第50回大河内記念生産特賞
電力貯蔵用ナトリウム-硫黄電池の開発と実用化
年々増大する電力需要ピークへの対応策として、負荷平準化用の電力貯蔵技術の開発が強く求められていた。一方、ナトリウム-硫黄電池(NAS)は、エネルギー密度が高く、高効率、長寿命な高性能蓄電池であり、電力の負荷平準化ができるとともに、落雷等による瞬時電圧低下や停電発生時のバックアップ電源としても活用することが可能な大容量二次電池として、その開発に大きな期待が寄せられていた。
ナトリウム-硫黄電池は、1967年に米国のフォード社がその原理を発表して以来、これまでに各国の研究機関が開発に取り組んできたが、その耐久性や安全性および経済性を達成することが出来ず、実用製品の開発には至らなかった。
この電池を実用化することができたのは、(1)信頼度の高い大型セラミックス製の固体電解質を安価に製造できる技術が確立できたこと(2)電力設備として長期に亘る耐久性と安全性を維持するためのシール技術や防食技術などを独自に開発し、実フィールドでの技術検証を繰り返すことによって、それぞれの技術の完成度を向上させ、実用化に不可欠な信頼性と経済性が確立できたことである。

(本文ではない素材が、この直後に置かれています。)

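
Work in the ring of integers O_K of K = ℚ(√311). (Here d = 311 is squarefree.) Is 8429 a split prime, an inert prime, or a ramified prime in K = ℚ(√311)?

p splits

311 mod 4 = 3, hence disc K = 4·311 = 1244 and O_K = ℤ[√311].
8429 ∤ 1244, so 8429 is unramified.
Compute (311/8429) via Euler: 311^((8429-1)/2) mod 8429 = 1, so (311/8429) = 1.
d is a quadratic residue mod p, hence 8429 splits in O_K.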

2001年より一般需要家への販売を開始しているが、コスト競争の激しいスーパーマーケットを初めとして、高い電力品質を必要とする半導体製造工場や供給信頼度が求められる水道局などへの設置が次々に進んでおり、今後も負荷平準化による電気料金の削減や重要負荷の救済、および地球環境保全に大きく貢献することが期待されている。